1)Edge class: We learn a heat capacity coefficient for each class of edges when edge features are one-hot vectors. Edge classes are predefined by the land
usage of each node(land).
2)Heat matrix: We learn a heat capacity matrix \(K ∈ R^{|V|×|V|}\).
3)Single coefficient: We learn a single heat capacity coefficient \(k ∈ R\).
4)Fixed coefficient: We consider the case of \(k=1\).
Uncertainty model \(f\) consists of a neural network with a few parameters for modeling noise in the given climate dataset to deal with the part that
cannot be addressed by diffusion processes alone.
Perspectives of interpreting NDE
There are two ways to view the proposed concept NDE.
(1) Modeling diffusion equation with Neural ODE
(2) Continuous version of graph neural networks.

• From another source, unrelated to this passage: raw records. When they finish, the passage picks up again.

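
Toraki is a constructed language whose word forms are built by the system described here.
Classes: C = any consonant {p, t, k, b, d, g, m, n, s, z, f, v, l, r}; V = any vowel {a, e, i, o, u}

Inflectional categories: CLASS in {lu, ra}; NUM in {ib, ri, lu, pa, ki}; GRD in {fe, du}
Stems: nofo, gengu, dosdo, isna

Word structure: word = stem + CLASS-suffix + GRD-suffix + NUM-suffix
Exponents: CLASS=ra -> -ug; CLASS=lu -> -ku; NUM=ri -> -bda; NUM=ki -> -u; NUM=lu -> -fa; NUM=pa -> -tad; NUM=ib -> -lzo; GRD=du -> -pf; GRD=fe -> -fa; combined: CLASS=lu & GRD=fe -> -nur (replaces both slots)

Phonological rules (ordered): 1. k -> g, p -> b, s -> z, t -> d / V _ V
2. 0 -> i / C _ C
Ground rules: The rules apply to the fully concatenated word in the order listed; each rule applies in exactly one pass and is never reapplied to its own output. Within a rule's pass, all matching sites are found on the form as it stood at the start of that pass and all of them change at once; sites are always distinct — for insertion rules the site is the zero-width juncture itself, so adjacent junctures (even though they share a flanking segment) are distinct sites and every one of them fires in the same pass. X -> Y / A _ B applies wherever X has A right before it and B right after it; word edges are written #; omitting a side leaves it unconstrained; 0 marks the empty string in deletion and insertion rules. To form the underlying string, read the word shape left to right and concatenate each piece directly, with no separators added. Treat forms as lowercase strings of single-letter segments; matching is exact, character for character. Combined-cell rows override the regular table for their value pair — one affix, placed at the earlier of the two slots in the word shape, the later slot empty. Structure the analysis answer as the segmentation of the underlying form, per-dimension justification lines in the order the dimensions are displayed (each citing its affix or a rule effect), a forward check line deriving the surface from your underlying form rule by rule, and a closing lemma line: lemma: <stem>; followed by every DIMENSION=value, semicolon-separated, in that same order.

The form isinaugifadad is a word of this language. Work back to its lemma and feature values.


underlying: isna-ug-fa-tad
CLASS=ra - signalled by the affix -ug
NUM=pa - signalled by the affix -tad
GRD=fe - signalled by the affix -fa
check: isnaugfatad -> isnaugfadad -> isinaugifadad
lemma: isna; CLASS=ra; NUM=pa; GRD=fe


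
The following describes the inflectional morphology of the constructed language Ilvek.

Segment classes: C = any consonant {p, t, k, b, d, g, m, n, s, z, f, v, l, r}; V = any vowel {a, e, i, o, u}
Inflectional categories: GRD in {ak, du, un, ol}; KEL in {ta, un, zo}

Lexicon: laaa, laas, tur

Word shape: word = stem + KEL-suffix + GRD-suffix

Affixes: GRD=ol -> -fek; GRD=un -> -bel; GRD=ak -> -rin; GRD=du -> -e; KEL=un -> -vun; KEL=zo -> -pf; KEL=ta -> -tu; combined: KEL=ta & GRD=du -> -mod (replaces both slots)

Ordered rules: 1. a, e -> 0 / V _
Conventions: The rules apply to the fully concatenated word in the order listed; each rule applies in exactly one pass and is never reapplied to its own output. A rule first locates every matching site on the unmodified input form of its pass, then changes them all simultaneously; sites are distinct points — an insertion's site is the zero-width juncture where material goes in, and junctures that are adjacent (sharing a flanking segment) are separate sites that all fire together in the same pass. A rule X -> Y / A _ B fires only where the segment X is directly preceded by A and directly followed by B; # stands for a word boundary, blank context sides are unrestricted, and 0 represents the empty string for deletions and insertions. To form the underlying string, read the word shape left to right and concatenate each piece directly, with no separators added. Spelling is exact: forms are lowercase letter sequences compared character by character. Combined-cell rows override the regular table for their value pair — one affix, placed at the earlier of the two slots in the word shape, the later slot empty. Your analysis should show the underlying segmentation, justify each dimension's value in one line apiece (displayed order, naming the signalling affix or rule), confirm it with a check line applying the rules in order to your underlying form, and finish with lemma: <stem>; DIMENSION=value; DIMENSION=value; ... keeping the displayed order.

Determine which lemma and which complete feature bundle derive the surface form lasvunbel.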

Graph Neural Networks (GNNs) operate by exchanging information between adjacent nodes in the form of message passing. This process is conceptually equivalent to the diffusion process, where nodes conduct diffusion through the edges. This analogy can be applied in various GNN based papers. Take, for example, simple graph convolution (SGC) [2]. SGC has the following layer definition. $$H(m) = S^mH(0) \tag3$$ where \(H\) is the node hidden matrix, and \(S^m\) is the \(m\)-th power of the symmetrically normalized adjacency matrix S with added self loops. Then, Eq.(2) can be derived from Eq.(3), as proven in our paper, where Eq.(2) becomes equivalent to Eq.(3) when the Euler method with a unit step size is used. This analogy of diffusion-based GNNs to continuous graph neural networks enables simple Euler solvers to be expanded to various solvers, such as the Dormand-Prince method or implicit solvers. Moreover, a neural network for uncertainty modeling can be applied side by side with a diffusion equation completing the equation for our NDE.
Where NDE leads us
Our method, therefore, can be viewed as where the study of physics informed neural networks and graph neural networks, and neural differential equations meet. This analogy also suggests that there are multiple ways to expand or change and reinvent the concept. Currently, my colleagues and I are working on not only its applications but also developing its theory.
Since numerous equations can be applied in this framework, a simple extension would be changing the differential equation. Advection-diffusion (or convection-diffusion) equation would be the most straightforward extension of our work, which also considers the direction of the graph. Since the graph structure and edge classes are maintained throughout our proposed training process, dynamic graphs or graph-structure learning can also be an advancement. Finally, controlled differential equations, a more general equation than an ordinary differential equation that uses the Riemman integral, can also be a great direction to advance. (Check on our new project STG-NCDE)
Currently, this project is under journal extension process.✨
References
[1]S. Seo and Y. Liu, “Differentiable physics-informed graph networks,” arXiv preprint, 2019[2]F. Wu, A. Souza, T. Zhang, C. Fifty, T. Yu, and K. Weinberger, “Simplifying graph convolutional networks,” in ICML. PMLR, 2019.